A sentence is called existential if it's of the form $\exists x_1 \cdots \exists x_n \varphi(x_1, \cdots, x_n)$, where $\varphi$ is quantifier-free formula.
I'm trying to prove a lemma left as an exercise in my lecture notes that says
Let $C$ be an axiomatizable class. Then the following conditions are equivalent: (i) $C$ is $\exists$-axiomatizable; (ii) If $A \in C$ and $A \leq B$ then $B \in C$.
One direction is simple - if $C$ is $\exists$-axiomatizable then it follows easily by the fact that if $A \models \varphi(a_1, \cdots , a_n)$ for an existential formula $\varphi(v_1, \cdots , v_n)$, then $B \models \varphi(a_1, \cdots , a_n)$.
I'm really not sure how to go about proving the other direction.
I've proved the equivalent version for universal axiomatisation - i.e. that $C$ is $\forall$-axiomatizable iff $B \in C$ and $A \leq B$ then $A \leq C.$ To do that, I showed that Th$(C) \cup $Th$_∃(A)$ is finitely satisfiable (where $A\models$ Th$_\forall$(C) - i.e. $A$ is a model of the universal sentences in the theory of $C$) where Th$_∃(A)$ are the existential sentences of the theory of $A$. It followed from that, and some other results I have, that Th$(C)\cup$Diag$(A)$ was satisfiable, from which it followed there is a model $B$ of Th$(C)$ such that $A \leq B$, which meant by the assumption that $A\in C$ and hence (since $A\models$ Th$_\forall$(C)) that $C$ was universally axiomatisable.
I'm really unsure how I'd go about taking a similar approach for the existential case - I haven't proved any similar results like the one that took me from Th$(C)\cup$Diag$(A)$ being satisfiable to there being a $B$ like I have here, and even if I did I'm not sure how I'd apply a similar kind of result - since in this case I have to start with a smaller model $A$ instead of a bigger one.
Any advice or suggestions you could offer would be much appreciated.
The following general lemma is useful for proving axiomatizability by sentences of a particular form.
Separation Lemma: Let $\Delta$ be a class of sentences which contains $\bot$ and is closed under $\vee$ (up to logical equivalence).
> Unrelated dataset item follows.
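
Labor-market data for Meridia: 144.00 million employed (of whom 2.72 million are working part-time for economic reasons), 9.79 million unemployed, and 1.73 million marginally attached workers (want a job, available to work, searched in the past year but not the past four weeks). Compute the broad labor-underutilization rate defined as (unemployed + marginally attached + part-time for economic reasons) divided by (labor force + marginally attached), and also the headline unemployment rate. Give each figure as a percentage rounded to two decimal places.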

Suppose $T$ is a theory such that for any $M\models T$ and $N\not\models T$, there is some $\varphi\in \Delta$ such that $M\models \varphi$ and $N\not\models \varphi$. Then $T$ is axiomatizable by $\Delta$-sentences.
Proof: Fix some $N\not\models T$. For every model $M\models T$, there is some $\varphi_M\in \Delta$ such that $M\models \varphi_M$ and $N\not\models \varphi_M$. Thus $T\cup \{\lnot\varphi_M\mid M\models T\}$ is inconsistent. By compactness, there are finitely many $M_1,\dots,M_k$ such that $T\cup \{\lnot \varphi_{M_1},\dots,\lnot\varphi_{M_k}\}$ is inconsistent. So $T\models \bigvee_{i=1}^k\varphi_{M_i}$. By our assumption on $\Delta$, this disjunction is equivalent to a sentence in $\Delta$, which we call $\psi_N$. Note that $N\not\models \psi_N$.
Now $T' = \{\psi_N\mid N\not\models T\}$ is a $\Delta$-axiomatization of $T$. Indeed, $T\models \psi_N$ for all $\psi_N\in T'$, so every model of $T$ is a model of $T'$. And if $N$ is not a model of $T$, then $N\not\models \psi_N$, so $N$ is not a model of $T'$. $\square$
Rephrasing: To prove that $T$ is $\Delta$-axiomatizable, it suffices to show that if $M\models T$ and every $\Delta$-sentence true in $M$ is also true in $N$, then $N\models T$.
Now let's take $\Delta$ to be the class of existential sentences and assume that the class of models of $T$ is closed under superstructure. Let $M\models T$ and assume that every existential sentence true in $M$ is true in $N$. We would like to show that $N\models T$.
Since the class of models of $T$ is closed under superstructure and elementary equivalence, it suffices to embed $M$ in a model $N'$ elementarily equivalent to $N$. So we look at $\text{Th}(N)\cup \text{Diag}(M)$. By compactness, this is consistent just in case $\text{Th}(N)\cup \{\theta(a_1,\dots,a_n)\}$ is consistent whenever $\theta$ is a conjunction of atomic and negated atomic formulas and $M\models \theta(a_1,\dots,a_n)$. But then $M\models \exists x_1,\dots,x_n \theta(x_1,\dots,x_n)$, so also $N\models \exists x_1,\dots,x_n \theta(x_1,\dots,x_n)$, and interpreting the constants $a_i$ as witnesses in $N$, we have $N\models \text{Th}(N)\cup \{\theta(a_1,\dots,a_n)\}$.